I am running with Splunk Universal Forwarder 9.0.2 in one of my Linux client machine and recently for the past couple of days i am getting this events in the internal logs and it seems like its getting crashed and once again the service is getting started automatically.
[build 17e00c557dc1] 2024-02-08 05:26:15 Received fatal signal 6 (Aborted) on PID 1908113. Cause: Signal sent by PID 1908113 running under UID 9991. Crashing thread: TcpOutEloop Registers: RIP: [0x00007F65EB39AACF] gsignal + 271 (libc.so.6 + 0x4EACF)
ERROR TcpOutputQ [1908232 TcpOutEloop] - Unexpected event id=30
ERROR TcpOutputQ [1908232 TcpOutEloop] - Unexpected event id=29
So how to fix this issue and also in which config file we need to add in the client machine where UF is running.
autoBatch=false
In outputs.conf set
useACK=false
autoBatch=false
It is back in v9.0.1
See my updated answer. 9.0.1 still logs the ERROR, but it does not block forwarder.

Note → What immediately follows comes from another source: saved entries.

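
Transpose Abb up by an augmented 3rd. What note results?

C

A third above A lands on the letter C.
An augmented third spans 5 semitones, so Abb moves to pitch class 0. On the letter C that is C.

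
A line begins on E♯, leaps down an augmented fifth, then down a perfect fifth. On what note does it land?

D

An augmented fifth down from E# is A (letter A, 8 semitones down).
A perfect fifth down from A is D (letter D, 7 semitones down).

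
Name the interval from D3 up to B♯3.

augmented sixth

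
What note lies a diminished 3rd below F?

F down a major third is Db, so the target letter is D.
From F, a diminished third is 2 semitones down: D#.

D#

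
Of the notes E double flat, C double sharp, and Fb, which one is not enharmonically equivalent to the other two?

In 12-tone equal temperament, enharmonic equivalents share a pitch class. Ebb is pitch class 2; C## is pitch class 2; Fb is pitch class 4.
Ebb and C## share pitch class 2, while Fb is pitch class 4.

Fb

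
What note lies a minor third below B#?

B down a major third is G, so the target letter is G.
From B#, a minor third is 3 semitones down: G##.

G##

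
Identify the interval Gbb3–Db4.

Counting letters G–A–B–C–D gives a fifth.
Gbb→Db = 8 semitones, 1 wider than the perfect fifth (7), so augmented.

augmented fifth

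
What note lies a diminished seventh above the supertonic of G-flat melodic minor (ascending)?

The supertonic of Gb melodic minor (ascending) is Ab.
A diminished seventh (9 semitones) above Ab lands on the letter G, giving Gbb.

Gbb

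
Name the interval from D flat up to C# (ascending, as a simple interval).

augmented seventh

The letter names run D→C, a span of 6 letter steps, so the interval is some kind of seventh.
Db to C# is 12 semitones. A major seventh is 11, so 12 makes it augmented.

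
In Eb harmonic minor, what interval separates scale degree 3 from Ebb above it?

Scale degree 3 of Eb harmonic minor is Gb.
Gb up to Ebb: letters G→E make it a sixth; 8 semitones makes it minor.

minor sixth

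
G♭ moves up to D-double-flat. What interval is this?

diminished fifth

The letter names run G→D, a span of 4 letter steps, so the interval is some kind of fifth.
Gb to Dbb is 6 semitones. A perfect fifth is 7, so 6 makes it diminished.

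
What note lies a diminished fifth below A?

A fifth below A lands on the letter D.
A diminished fifth spans 6 semitones, so A moves to pitch class 3. On the letter D that is D#.

D#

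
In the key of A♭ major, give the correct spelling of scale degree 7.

The Ab major scale runs Ab Bb C Db Eb F G.
Degree 7 is G.

G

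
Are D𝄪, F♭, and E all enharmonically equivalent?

D## is pitch class 4; Fb is pitch class 4; E is pitch class 4.
All spellings map to pitch class 4, so they are enharmonically equivalent.

Yes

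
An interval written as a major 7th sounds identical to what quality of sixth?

doubly augmented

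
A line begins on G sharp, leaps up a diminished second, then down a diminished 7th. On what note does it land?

B

A diminished second up from G# is Ab (letter A, 0 semitones up).
A diminished seventh down from Ab is B (letter B, 9 semitones down).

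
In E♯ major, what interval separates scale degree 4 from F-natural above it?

diminished sixth

Scale degree 4 of E# major is A#.
A# up to F: letters A→F make it a sixth; 7 semitones makes it diminished.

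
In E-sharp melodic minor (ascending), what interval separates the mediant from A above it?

minor second

The mediant of E# melodic minor (ascending) is G#.
G# up to A: letters G→A make it a second; 1 semitone makes it minor.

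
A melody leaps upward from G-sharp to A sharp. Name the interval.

major second

The letter names run G→A, a span of 1 letter step, so the interval is some kind of second.
G# to A# is 2 semitones. A major second is 2, so 2 makes it major.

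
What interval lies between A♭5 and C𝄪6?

doubly augmented third

The letter names run A→C, a span of 2 letter steps, so the interval is some kind of third.
Ab to C## is 6 semitones. A major third is 4, so 6 makes it doubly augmented.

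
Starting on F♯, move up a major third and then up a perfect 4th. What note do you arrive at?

A major third up from F# is A# (letter A, 4 semitones up).
A perfect fourth up from A# is D# (letter D, 5 semitones up).

D#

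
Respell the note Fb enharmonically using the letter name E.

Plain E sits at the same pitch as Fb, so on the letter E the same pitch needs a natural: E.

E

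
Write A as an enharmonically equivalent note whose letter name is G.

G##

Plain G sits 2 semitones below A, so on the letter G the same pitch needs a double sharp: G##.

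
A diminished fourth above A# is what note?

D

A up a perfect fourth is D, so the target letter is D.
From A#, a diminished fourth is 4 semitones up: D.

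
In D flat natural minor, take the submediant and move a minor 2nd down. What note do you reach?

The submediant of Db natural minor is Bbb.
A minor second (1 semitone) below Bbb lands on the letter A, giving Ab.

Ab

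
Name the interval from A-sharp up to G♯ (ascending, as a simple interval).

The letter names run A→G, a span of 6 letter steps, so the interval is some kind of seventh.
A# to G# is 10 semitones. A major seventh is 11, so 10 makes it minor.

minor seventh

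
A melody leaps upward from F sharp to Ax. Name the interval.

augmented third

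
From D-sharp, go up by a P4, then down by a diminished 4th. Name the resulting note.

D##

A perfect fourth up from D# is G# (letter G, 5 semitones up).
A diminished fourth down from G# is D## (letter D, 4 semitones down).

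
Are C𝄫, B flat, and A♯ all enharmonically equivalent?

Yes

Cbb is pitch class 10; Bb is pitch class 10; A# is pitch class 10.
All spellings map to pitch class 10, so they are enharmonically equivalent.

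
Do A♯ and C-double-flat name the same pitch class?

A# = pitch class 10 and Cbb = pitch class 10 — the same pitch class, so they are enharmonic equivalents.

Yes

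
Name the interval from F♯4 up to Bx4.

The letter names run F→B, a span of 3 letter steps, so the interval is some kind of fourth.
F# to B## is 7 semitones. A perfect fourth is 5, so 7 makes it doubly augmented.

doubly augmented fourth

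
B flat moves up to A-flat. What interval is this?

The letter names run B→A, a span of 6 letter steps, so the interval is some kind of seventh.
Bb to Ab is 10 semitones. A major seventh is 11, so 10 makes it minor.

minor seventh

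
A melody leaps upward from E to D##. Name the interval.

Counting letters E–F–G–A–B–C–D gives a seventh.
E→D## = 12 semitones, 1 wider than the major seventh (11), so augmented.

augmented seventh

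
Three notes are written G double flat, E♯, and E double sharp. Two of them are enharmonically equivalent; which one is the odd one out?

E##

In 12-tone equal temperament, enharmonic equivalents share a pitch class. Gbb is pitch class 5; E# is pitch class 5; E## is pitch class 6.
Gbb and E# share pitch class 5, while E## is pitch class 6.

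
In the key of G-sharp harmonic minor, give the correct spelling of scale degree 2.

The G# harmonic minor scale runs G# A# B C# D# E F##.
Degree 2 is A#.

A#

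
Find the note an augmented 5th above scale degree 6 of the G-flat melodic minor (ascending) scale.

B

Scale degree 6 of Gb melodic minor (ascending) is Eb.
An augmented fifth (8 semitones) above Eb lands on the letter B, giving B.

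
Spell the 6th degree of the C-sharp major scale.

Degree 6 takes the letter 5 steps above C, which is A.
In major, degree 6 sits 9 semitones above the tonic. C# + 9 semitones is pitch class 10, spelled on A as A#.

A#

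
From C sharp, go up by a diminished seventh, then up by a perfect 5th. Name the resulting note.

F

A diminished seventh up from C# is Bb (letter B, 9 semitones up).
A perfect fifth up from Bb is F (letter F, 7 semitones up).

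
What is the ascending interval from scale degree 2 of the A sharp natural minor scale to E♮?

diminished fourth

Scale degree 2 of A# natural minor is B#.
B# up to E: letters B→E make it a fourth; 4 semitones makes it diminished.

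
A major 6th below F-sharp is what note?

F down a major sixth is Ab, so the target letter is A.
From F#, a major sixth is 9 semitones down: A.

A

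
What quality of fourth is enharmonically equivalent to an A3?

perfect

An augmented third spans 5 semitones.
A fourth spanning 5 semitones is perfect (the perfect fourth is 5).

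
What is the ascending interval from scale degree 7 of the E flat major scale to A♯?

Scale degree 7 of Eb major is D.
D up to A#: letters D→A make it a fifth; 8 semitones makes it augmented.

augmented fifth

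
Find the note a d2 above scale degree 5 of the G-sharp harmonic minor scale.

Scale degree 5 of G# harmonic minor is D#.
A diminished second (0 semitones) above D# lands on the letter E, giving Eb.

Eb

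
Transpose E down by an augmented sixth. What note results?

A sixth below E lands on the letter G.
An augmented sixth spans 10 semitones, so E moves to pitch class 6. On the letter G that is Gb.

Gb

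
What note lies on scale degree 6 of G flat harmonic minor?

Ebb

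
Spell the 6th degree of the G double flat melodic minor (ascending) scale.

Ebb

Degree 6 takes the letter 5 steps above G, which is E.
In melodic minor (ascending), degree 6 sits 9 semitones above the tonic. Gbb + 9 semitones is pitch class 2, spelled on E as Ebb.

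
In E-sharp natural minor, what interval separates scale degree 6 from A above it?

Scale degree 6 of E# natural minor is C#.
C# up to A: letters C→A make it a sixth; 8 semitones makes it minor.

minor sixth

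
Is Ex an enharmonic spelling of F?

E## is pitch class 6; F is pitch class 5.
The pitch classes differ (6 vs. 5), so they are not enharmonic equivalents.

No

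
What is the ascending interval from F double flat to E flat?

augmented seventh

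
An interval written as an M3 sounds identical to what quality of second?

A major third spans 4 semitones.
A second spanning 4 semitones is doubly augmented (the major second is 2).

doubly augmented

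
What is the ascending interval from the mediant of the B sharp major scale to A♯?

The mediant of B# major is D##.
D## up to A#: letters D→A make it a fifth; 6 semitones makes it diminished.

diminished fifth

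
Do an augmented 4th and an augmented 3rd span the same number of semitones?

An augmented fourth spans 6 semitones; an augmented third spans 5.
The spans differ, so they are not enharmonic equivalents.

No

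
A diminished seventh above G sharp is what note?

F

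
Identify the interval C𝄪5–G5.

Counting letters C–D–E–F–G gives a fifth.
C##→G = 5 semitones, 2 narrower than the perfect fifth (7), so doubly diminished.

doubly diminished fifth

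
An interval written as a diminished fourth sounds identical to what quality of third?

major

A diminished fourth spans 4 semitones.
A third spanning 4 semitones is major (the major third is 4).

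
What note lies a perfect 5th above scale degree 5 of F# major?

Scale degree 5 of F# major is C#.
A perfect fifth (7 semitones) above C# lands on the letter G, giving G#.

G#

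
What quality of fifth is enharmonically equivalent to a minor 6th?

A minor sixth spans 8 semitones.
A fifth spanning 8 semitones is augmented (the perfect fifth is 7).

augmented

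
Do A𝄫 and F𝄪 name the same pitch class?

Abb is pitch class 7; F## is pitch class 7.
All spellings map to pitch class 7, so they are enharmonically equivalent.

Yes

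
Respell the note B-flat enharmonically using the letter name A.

Bb is pitch class 10. The letter A alone is pitch class 9.
To reach pitch class 10 from A requires an offset of +1 semitone, i.e. sharp: A#.

A#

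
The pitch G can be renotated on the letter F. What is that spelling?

F##

Plain F sits 2 semitones below G, so on the letter F the same pitch needs a double sharp: F##.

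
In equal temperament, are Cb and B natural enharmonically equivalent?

Cb = pitch class 11 and B = pitch class 11 — the same pitch class, so they are enharmonic equivalents.

Yes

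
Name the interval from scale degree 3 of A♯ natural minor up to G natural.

Scale degree 3 of A# natural minor is C#.
C# up to G: letters C→G make it a fifth; 6 semitones makes it diminished.

diminished fifth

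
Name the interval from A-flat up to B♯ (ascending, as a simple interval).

doubly augmented second

Counting letters A–B gives a second.
Ab→B# = 4 semitones, 2 wider than the major second (2), so doubly augmented.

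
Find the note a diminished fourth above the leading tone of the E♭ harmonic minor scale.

The leading tone of Eb harmonic minor is D.
A diminished fourth (4 semitones) above D lands on the letter G, giving Gb.

Gb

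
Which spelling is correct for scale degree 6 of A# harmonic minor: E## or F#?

Each scale degree takes a distinct letter name. Degree 6 of a scale on A must use the letter F.
F# and E## are enharmonically the same pitch, but only F# uses the letter F, so it is the correct spelling here.

F#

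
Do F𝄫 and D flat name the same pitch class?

No

Fbb is pitch class 3; Db is pitch class 1.
The pitch classes differ (3 vs. 1), so they are not enharmonic equivalents.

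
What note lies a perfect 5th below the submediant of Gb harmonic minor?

Abb

The submediant of Gb harmonic minor is Ebb.
A perfect fifth (7 semitones) below Ebb lands on the letter A, giving Abb.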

If the issue is fixed in 9.0.1, why am I getting the same error message in Splunk 9.0.1?
ERROR TcpOutputQ [<id> TcpOutEloop] - Unexpected eventid=<id>
9.0.1 has not suppressed the ERROR log. It fixes the underlying tcpout queue blockage issue. While you see the ERROR log but no tcpout queue blockage (as seen with 9.0.0) is an indication that the tcpout queue blockage issue is resolved.
Will suppress 9.0.1 benign ERROR log in future releases.
Actually the problem is still there. I was getting continuous crashes on my HWF.
That crash is still an issue and will be fixed. It happens if forceTimebasedAutoLB=true
Workaround for 9.0.1 TcpOutputQ crash
Set one of the following
forceTimebasedAutoLB=false
or
autoBatch=false
or
connectionsPerTarget=1
This crash is applicable if UF/HF resolves < 10 target IP addresses and forceTimebasedAutoLB=true.
The issue is not fixed after upgrading 9.1.2. This issue occured on search head cluster.
My settings in outputs.conf :
[indexer_discovery:target_master]
pass4SymmKey = **********
[tcpout]
defaultGroup = default_indexers
forceTimebasedAutoLB = true
maxQueueSize = 7MB
useACK = true
[tcpout:default_indexers]
server = **********01:9997,**********02.lan:9997
Following three logs
"Unexpected event id" ( 9.1.2 still logs)
"Invalid ACK received from indexer" ( 9.1.2 should not log)
"Got unexpected ACK with eventid" (9.1.2 should not log)
What exactly the issue you are hitting?
It needs to be
UseAck = false
Then this errors should resolve.
useACK = <boolean> * Whether or not to use indexer acknowledgment. * Indexer acknowledgment is an optional capability on forwarders that helps prevent loss of data when sending data to an indexer.
the workaround means you don't need use the indexer aknowledgment, so you run the risk of losing data during an indexer restart. The solution is not suitable for me.
Upgrade to 9.0.3 and above.
The message appeared for forwarders (search head cluster) upgraded in 9.1.2
settings:
forceTimebasedAutoLB = false
useACK = true
autoLBFrequency = 30
Upgrading don't change the behavior on full enterprise splunk
But this seems to work on Universal Forwarder
Can you let us know which log you see?
Following three logs
"Unexpected event id" ( 9.1.2 still logs)
"Invalid ACK received from indexer" ( 9.1.2 should not log)
"Got unexpected ACK with eventid" (9.1.2 should not log)
The message still logged is :
"Unexpected event id"
This is expected and benign ERROR. We will change log to INFO in future.